Schnyder Crystalline Corneal dystrophy

Overview

Schnyder Crystalline Corneal dystrophy, Schnyder Corneal dystrophy, or Hereditary crystalline dystrophy of Schnyder is a rare disorder characterized by cloudy corneas believed to be due to abnormal lipid deposits in the corneas. A distinctive sign of the condition is the presence of a light-colored ring around the cornea due to abnormal lipid deposit (arcus juvenilis).

Symptoms

  • Decreased visual acuity
  • Arcus juvenilis
  • Cloudy opacification of central cornea
  • Progressively enlarging corneal opacity
  • Increased blood lipids

Causes

SCD is inherited as an autosomal dominant trait with high penetrance and has been mapped to the UBIAD1 gene on chromosome 1p36.3. Although 2/3 of SCD patients also have systemic hypercholesterolemia, the incidence of hypercholesterolemia is also increased in unaffected members of SCD pedigrees. Consequently, SCD is thought to result from a local metabolic defect in the cornea.

Diagnosis

The corneal findings in SCD are very predictable depending on the age of the individual, with initial central corneal haze and/or crystals, subsequent appearance of arcus lipoides in the third decade and formation of midperipheral haze in the late fourth decade. Because only 50% of affected patients have corneal crystals, the International Committee for Classification of Corneal Dystrophies recently changed the original name of this dystrophy from Schnyder crystalline corneal dystrophy to Schnyder corneal dystrophy. Diagnosis of affected individuals without crystalline deposits is often delayed and these individuals are frequently misdiagnosed.
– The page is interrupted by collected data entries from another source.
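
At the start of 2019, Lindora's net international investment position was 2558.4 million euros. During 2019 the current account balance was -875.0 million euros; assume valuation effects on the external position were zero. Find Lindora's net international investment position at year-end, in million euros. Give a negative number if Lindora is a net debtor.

1683.4

With no valuation effects, change in NIIP = current account = -875.0
End-of-year NIIP = 2558.4 + (-875.0) = 1683.4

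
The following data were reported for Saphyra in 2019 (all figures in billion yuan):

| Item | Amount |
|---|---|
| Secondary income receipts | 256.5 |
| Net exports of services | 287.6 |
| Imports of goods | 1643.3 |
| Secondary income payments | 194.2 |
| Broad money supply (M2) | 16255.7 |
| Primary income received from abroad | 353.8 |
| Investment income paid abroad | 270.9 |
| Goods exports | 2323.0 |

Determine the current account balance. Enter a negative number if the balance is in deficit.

1112.5

Goods balance = 2323.0 - 1643.3 = 679.7
Services balance = 287.6
Trade balance (goods + services) = 679.7 + 287.6 = 967.3
Net primary income = 353.8 - 270.9 = 82.9
Net secondary income = 256.5 - 194.2 = 62.3
Current account = 967.3 + 82.9 + 62.3 = 1112.5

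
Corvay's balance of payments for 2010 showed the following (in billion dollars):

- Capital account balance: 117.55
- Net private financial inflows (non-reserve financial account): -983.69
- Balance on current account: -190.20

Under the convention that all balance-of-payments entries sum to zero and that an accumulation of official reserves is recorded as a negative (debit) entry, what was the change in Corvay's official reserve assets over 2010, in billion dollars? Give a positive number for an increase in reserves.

-1056.34

Official reserve transactions balance = -((-190.20) + 117.55 + (-983.69)) = 1056.34
An accumulation of reserves is recorded as a debit (negative entry), so the change in the stock of reserves is the negative of that balance.
Change in official reserves = -(1056.34) = -1056.34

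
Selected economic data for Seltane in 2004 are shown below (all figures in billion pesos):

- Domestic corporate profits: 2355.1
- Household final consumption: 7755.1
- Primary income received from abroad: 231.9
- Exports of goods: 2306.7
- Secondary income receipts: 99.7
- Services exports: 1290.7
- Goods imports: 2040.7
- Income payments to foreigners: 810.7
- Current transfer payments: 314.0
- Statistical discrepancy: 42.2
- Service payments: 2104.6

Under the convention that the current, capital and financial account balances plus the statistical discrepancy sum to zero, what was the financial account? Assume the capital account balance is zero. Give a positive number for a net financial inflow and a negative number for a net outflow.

1298.8

Goods balance = 2306.7 - 2040.7 = 266.0
Services balance = 1290.7 - 2104.6 = -813.9
Trade balance (goods + services) = 266.0 + (-813.9) = -547.9
Net primary income = 231.9 - 810.7 = -578.8
Net secondary income = 99.7 - 314.0 = -214.3
Current account = -547.9 + (-578.8) + (-214.3) = -1341.0
Financial account = -(-1341.0 + 42.2) = 1298.8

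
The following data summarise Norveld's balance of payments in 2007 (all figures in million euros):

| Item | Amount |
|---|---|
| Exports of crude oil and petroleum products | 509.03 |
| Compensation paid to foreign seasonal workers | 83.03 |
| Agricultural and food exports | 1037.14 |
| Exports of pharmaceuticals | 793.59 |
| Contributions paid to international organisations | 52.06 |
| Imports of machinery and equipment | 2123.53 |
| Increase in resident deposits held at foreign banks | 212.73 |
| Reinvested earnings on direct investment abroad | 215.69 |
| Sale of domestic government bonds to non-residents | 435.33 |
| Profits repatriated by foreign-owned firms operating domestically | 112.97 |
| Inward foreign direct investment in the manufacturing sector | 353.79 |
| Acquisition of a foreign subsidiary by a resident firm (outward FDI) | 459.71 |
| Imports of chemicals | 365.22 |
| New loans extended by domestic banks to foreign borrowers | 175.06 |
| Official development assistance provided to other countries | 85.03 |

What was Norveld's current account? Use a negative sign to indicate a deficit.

Goods: 509.03 + 793.59 - 365.22 + 1037.14 - 2123.53 = -148.99
Primary income: -112.97 + 215.69 - 83.03 = 19.69
Secondary income: -85.03 - 52.06 = -137.09
Current account = (-148.99) + 19.69 + (-137.09) = -266.39
(Excluded from the current account — financial account: increase in resident deposits held at foreign banks 212.73, sale of domestic government bonds to non-residents 435.33, inward foreign direct investment in the manufacturing sector 353.79, acquisition of a foreign subsidiary by a resident firm (outward FDI) 459.71, new loans extended by domestic banks to foreign borrowers 175.06.)

-266.39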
The differential diagnosis of the SCD patient includes other diseases with crystalline deposits such as cystinosis, tyrosinemia, Bietti crystalline dystrophy, hyperuricemia/gout, multiple myeloma, monoclonal gammopathy, infectious crystalline keratopathy, and Dieffenbachia keratitis.
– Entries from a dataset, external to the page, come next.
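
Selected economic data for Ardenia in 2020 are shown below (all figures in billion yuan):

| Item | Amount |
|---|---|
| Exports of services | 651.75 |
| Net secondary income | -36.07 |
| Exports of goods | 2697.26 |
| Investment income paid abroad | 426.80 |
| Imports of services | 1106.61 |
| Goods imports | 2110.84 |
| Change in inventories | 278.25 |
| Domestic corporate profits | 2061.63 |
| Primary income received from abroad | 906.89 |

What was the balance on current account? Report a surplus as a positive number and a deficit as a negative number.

575.58

Goods balance = 2697.26 - 2110.84 = 586.42
Services balance = 651.75 - 1106.61 = -454.86
Trade balance (goods + services) = 586.42 + (-454.86) = 131.56
Net primary income = 906.89 - 426.80 = 480.09
Net secondary income = -36.07
Current account = 131.56 + 480.09 + (-36.07) = 575.58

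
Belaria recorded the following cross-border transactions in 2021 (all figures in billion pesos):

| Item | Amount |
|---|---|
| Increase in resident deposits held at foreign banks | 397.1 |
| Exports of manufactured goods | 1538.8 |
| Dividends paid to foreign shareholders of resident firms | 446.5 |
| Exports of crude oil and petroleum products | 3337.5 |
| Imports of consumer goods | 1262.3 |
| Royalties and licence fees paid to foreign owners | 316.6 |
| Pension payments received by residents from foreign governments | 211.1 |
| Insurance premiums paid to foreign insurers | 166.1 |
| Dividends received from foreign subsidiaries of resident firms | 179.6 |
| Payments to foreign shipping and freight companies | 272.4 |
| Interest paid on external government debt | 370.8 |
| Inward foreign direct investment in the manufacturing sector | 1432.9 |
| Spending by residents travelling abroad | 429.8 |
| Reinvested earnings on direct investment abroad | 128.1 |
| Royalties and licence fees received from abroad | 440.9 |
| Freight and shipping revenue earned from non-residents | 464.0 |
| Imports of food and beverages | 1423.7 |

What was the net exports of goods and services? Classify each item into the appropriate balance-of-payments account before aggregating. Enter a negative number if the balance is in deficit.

Goods: 1538.8 - 1262.3 + 3337.5 - 1423.7 = 2190.3
Services: 440.9 - 429.8 - 272.4 - 166.1 - 316.6 + 464.0 = -280.0
Trade balance = 2190.3 + (-280.0) = 1910.3
(Excluded from the trade balance — financial account: increase in resident deposits held at foreign banks 397.1, inward foreign direct investment in the manufacturing sector 1432.9; primary income: dividends paid to foreign shareholders of resident firms 446.5, dividends received from foreign subsidiaries of resident firms 179.6, interest paid on external government debt 370.8, reinvested earnings on direct investment abroad 128.1; secondary income: pension payments received by residents from foreign governments 211.1.)

1910.3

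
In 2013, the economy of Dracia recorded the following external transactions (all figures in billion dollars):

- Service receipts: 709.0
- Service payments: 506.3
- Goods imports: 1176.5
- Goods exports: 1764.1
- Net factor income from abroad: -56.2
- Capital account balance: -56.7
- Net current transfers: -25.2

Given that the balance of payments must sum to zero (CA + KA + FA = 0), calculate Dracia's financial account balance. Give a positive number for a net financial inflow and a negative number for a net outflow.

Goods balance = 1764.1 - 1176.5 = 587.6
Services balance = 709.0 - 506.3 = 202.7
Trade balance (goods + services) = 587.6 + 202.7 = 790.3
Net primary income = -56.2
Net secondary income = -25.2
Current account = 790.3 + (-56.2) + (-25.2) = 708.9
Financial account = -(708.9 + (-56.7)) = -652.2

-652.2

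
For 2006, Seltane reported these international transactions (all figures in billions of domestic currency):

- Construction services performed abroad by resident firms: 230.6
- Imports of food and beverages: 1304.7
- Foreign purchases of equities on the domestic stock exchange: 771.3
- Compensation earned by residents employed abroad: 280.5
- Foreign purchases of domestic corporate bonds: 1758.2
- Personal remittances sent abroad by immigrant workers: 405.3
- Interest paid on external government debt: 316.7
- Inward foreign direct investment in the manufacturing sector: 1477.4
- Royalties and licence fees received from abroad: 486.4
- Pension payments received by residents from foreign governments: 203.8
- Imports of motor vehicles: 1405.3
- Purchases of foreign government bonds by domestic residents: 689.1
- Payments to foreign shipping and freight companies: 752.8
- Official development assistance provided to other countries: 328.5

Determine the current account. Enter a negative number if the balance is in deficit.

Goods: -1405.3 - 1304.7 = -2710.0
Services: -752.8 + 230.6 + 486.4 = -35.8
Primary income: 280.5 - 316.7 = -36.2
Secondary income: -405.3 - 328.5 + 203.8 = -530.0
Current account = (-2710.0) + (-35.8) + (-36.2) + (-530.0) = -3312.0
(Excluded from the current account — financial account: foreign purchases of equities on the domestic stock exchange 771.3, foreign purchases of domestic corporate bonds 1758.2, inward foreign direct investment in the manufacturing sector 1477.4, purchases of foreign government bonds by domestic residents 689.1.)

-3312.0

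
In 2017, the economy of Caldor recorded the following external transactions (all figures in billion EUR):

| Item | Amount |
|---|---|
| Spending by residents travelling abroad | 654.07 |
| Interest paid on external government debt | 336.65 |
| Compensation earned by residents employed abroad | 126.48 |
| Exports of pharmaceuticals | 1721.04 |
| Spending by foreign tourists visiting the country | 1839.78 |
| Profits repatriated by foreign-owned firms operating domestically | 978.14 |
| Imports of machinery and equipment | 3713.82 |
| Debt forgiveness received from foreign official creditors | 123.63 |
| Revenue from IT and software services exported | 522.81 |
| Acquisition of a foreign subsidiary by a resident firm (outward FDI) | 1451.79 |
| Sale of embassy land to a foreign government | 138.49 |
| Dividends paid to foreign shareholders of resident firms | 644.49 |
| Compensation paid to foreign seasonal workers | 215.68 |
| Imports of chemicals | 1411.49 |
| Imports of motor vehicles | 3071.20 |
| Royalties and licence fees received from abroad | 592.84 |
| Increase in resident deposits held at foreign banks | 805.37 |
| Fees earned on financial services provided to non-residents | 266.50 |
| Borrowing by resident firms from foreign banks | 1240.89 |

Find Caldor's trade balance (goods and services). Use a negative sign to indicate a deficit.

Goods: -1411.49 + 1721.04 - 3071.20 - 3713.82 = -6475.47
Services: 266.50 + 1839.78 + 522.81 + 592.84 - 654.07 = 2567.86
Trade balance = -6475.47 + 2567.86 = -3907.61
(Excluded from the trade balance — primary income: interest paid on external government debt 336.65, compensation earned by residents employed abroad 126.48, profits repatriated by foreign-owned firms operating domestically 978.14, dividends paid to foreign shareholders of resident firms 644.49, compensation paid to foreign seasonal workers 215.68; capital account: debt forgiveness received from foreign official creditors 123.63, sale of embassy land to a foreign government 138.49; financial account: acquisition of a foreign subsidiary by a resident firm (outward FDI) 1451.79, increase in resident deposits held at foreign banks 805.37, borrowing by resident firms from foreign banks 1240.89.)

-3907.61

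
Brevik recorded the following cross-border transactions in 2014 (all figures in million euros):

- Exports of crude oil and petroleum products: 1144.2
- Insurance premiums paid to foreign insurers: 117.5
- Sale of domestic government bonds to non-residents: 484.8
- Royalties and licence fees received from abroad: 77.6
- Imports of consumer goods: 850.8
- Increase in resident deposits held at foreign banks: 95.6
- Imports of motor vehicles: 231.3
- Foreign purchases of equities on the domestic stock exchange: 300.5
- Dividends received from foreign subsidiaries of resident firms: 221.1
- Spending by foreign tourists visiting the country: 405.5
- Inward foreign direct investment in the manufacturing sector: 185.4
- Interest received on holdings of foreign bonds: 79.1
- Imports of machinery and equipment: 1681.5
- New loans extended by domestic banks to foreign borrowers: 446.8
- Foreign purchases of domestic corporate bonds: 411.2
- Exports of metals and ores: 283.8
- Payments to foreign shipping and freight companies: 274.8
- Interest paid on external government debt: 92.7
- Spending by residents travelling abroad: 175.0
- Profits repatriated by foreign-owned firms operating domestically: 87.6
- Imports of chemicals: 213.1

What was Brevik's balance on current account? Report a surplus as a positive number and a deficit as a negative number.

Goods: -850.8 + 1144.2 + 283.8 - 1681.5 - 213.1 - 231.3 = -1548.7
Services: 405.5 - 175.0 + 77.6 - 117.5 - 274.8 = -84.2
Primary income: 79.1 + 221.1 - 92.7 - 87.6 = 119.9
Current account = (-1548.7) + (-84.2) + 119.9 = -1513.0
(Excluded from the current account — financial account: sale of domestic government bonds to non-residents 484.8, increase in resident deposits held at foreign banks 95.6, foreign purchases of equities on the domestic stock exchange 300.5, inward foreign direct investment in the manufacturing sector 185.4, new loans extended by domestic banks to foreign borrowers 446.8, foreign purchases of domestic corporate bonds 411.2.)

-1513.0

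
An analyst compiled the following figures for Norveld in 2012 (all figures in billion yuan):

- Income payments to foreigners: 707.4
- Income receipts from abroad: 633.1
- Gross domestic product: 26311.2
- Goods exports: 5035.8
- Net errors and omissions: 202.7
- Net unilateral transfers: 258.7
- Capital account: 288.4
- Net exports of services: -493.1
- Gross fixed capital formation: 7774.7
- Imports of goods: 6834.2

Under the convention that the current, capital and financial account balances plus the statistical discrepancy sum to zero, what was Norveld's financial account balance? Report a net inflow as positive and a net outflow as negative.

1616.0

Goods balance = 5035.8 - 6834.2 = -1798.4
Services balance = -493.1
Trade balance (goods + services) = -1798.4 + (-493.1) = -2291.5
Net primary income = 633.1 - 707.4 = -74.3
Net secondary income = 258.7
Current account = -2291.5 + (-74.3) + 258.7 = -2107.1
Financial account = -(-2107.1 + 288.4 + 202.7) = 1616.0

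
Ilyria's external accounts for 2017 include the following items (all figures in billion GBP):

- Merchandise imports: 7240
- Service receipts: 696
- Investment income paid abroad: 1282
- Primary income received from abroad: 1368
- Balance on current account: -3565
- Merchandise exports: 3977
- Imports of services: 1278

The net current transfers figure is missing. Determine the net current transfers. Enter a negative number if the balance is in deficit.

194

Current account = goods balance + services balance + net primary income + net secondary income
Sum of the known components = -3759
Net current transfers = CA - (known components) = -3565 - (-3759) = 194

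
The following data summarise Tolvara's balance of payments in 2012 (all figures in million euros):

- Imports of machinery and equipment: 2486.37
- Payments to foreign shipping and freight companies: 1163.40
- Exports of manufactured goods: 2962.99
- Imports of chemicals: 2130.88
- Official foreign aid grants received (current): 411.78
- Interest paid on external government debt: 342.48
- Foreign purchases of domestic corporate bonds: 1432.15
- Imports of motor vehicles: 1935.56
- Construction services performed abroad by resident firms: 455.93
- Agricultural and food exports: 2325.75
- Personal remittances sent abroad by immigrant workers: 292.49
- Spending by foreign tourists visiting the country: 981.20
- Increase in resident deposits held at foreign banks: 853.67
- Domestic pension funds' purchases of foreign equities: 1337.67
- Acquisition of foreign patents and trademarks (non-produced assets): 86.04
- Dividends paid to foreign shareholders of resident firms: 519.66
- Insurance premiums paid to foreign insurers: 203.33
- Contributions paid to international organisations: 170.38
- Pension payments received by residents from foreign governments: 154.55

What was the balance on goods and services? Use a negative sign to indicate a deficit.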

Depositions from drugs such as gold in chrysiasis, chlorpromazine, chloroquine, and clofazamine can also result in corneal deposits and are different from SCD.
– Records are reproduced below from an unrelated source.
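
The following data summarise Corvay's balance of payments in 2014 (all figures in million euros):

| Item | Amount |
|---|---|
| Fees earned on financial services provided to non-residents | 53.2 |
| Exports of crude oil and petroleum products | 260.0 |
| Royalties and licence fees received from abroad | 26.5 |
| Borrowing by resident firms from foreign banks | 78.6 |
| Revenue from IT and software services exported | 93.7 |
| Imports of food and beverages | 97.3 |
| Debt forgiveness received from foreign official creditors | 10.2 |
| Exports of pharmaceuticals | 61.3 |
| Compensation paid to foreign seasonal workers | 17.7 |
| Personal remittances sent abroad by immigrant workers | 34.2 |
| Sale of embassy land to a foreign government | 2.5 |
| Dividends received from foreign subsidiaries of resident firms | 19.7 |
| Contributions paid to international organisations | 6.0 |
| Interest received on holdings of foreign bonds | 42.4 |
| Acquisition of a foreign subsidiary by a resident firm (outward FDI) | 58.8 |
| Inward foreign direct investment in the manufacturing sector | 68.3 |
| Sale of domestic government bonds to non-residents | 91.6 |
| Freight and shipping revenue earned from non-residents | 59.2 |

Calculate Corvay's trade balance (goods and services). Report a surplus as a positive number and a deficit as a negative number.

Goods: -97.3 + 260.0 + 61.3 = 224.0
Services: 26.5 + 93.7 + 53.2 + 59.2 = 232.6
Trade balance = 224.0 + 232.6 = 456.6
(Excluded from the trade balance — financial account: borrowing by resident firms from foreign banks 78.6, acquisition of a foreign subsidiary by a resident firm (outward FDI) 58.8, inward foreign direct investment in the manufacturing sector 68.3, sale of domestic government bonds to non-residents 91.6; capital account: debt forgiveness received from foreign official creditors 10.2, sale of embassy land to a foreign government 2.5; primary income: compensation paid to foreign seasonal workers 17.7, dividends received from foreign subsidiaries of resident firms 19.7, interest received on holdings of foreign bonds 42.4; secondary income: personal remittances sent abroad by immigrant workers 34.2, contributions paid to international organisations 6.0.)

456.6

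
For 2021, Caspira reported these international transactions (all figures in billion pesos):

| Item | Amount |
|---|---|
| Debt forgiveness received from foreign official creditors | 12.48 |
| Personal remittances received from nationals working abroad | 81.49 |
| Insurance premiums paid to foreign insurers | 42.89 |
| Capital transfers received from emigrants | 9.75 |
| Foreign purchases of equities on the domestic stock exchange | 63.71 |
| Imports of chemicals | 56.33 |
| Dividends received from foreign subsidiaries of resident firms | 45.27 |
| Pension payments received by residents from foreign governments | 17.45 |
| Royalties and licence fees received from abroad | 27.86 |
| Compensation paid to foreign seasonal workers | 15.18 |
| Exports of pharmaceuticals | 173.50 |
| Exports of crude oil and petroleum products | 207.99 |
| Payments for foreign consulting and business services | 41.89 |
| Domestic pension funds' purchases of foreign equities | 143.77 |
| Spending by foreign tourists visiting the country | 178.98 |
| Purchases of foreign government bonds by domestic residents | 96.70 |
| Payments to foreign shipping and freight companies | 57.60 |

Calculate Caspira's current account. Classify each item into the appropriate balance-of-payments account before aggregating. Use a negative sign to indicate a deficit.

518.65

Goods: 207.99 - 56.33 + 173.50 = 325.16
Services: -42.89 - 57.60 + 178.98 - 41.89 + 27.86 = 64.46
Primary income: 45.27 - 15.18 = 30.09
Secondary income: 81.49 + 17.45 = 98.94
Current account = 325.16 + 64.46 + 30.09 + 98.94 = 518.65
(Excluded from the current account — capital account: debt forgiveness received from foreign official creditors 12.48, capital transfers received from emigrants 9.75; financial account: foreign purchases of equities on the domestic stock exchange 63.71, domestic pension funds' purchases of foreign equities 143.77, purchases of foreign government bonds by domestic residents 96.70.)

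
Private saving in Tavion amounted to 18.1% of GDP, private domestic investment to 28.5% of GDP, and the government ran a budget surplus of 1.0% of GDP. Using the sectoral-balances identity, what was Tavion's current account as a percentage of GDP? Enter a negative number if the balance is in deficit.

-9.4

By the sectoral-balances identity, CA = (S_private - I) + (T - G).
Private balance = 18.1 - 28.5 = -10.4
Government balance (T - G) = 1.0
CA = -10.4 + 1.0 = -9.4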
Diseases of systemic lipid metabolism that cause corneal opacification, such as lecithin-cholesterol acyltransferase deficiency, fish eye disease and Tangier disease, should also be considered although these are autosomal recessive disorders.

Tests:

  • Confocal microscopy in more advanced stages of SCCD may reveal the absence of corneal nerves.
  • Genetic testing should reveal mutations in the UBIAD1 gene in affected individuals.

Treatment

No local or systemic medical treatment is available to stop the progression of corneal lipid deposition or the alteration of serum cholesterol levels.
 
Penetrating keratoplasty can be performed successfully in those patients with advanced disease, but dystrophy can recur in the graft.
 
Phototherapeutic keratectomy can remove subepithelial crystals if they are causing decreased vision and glare.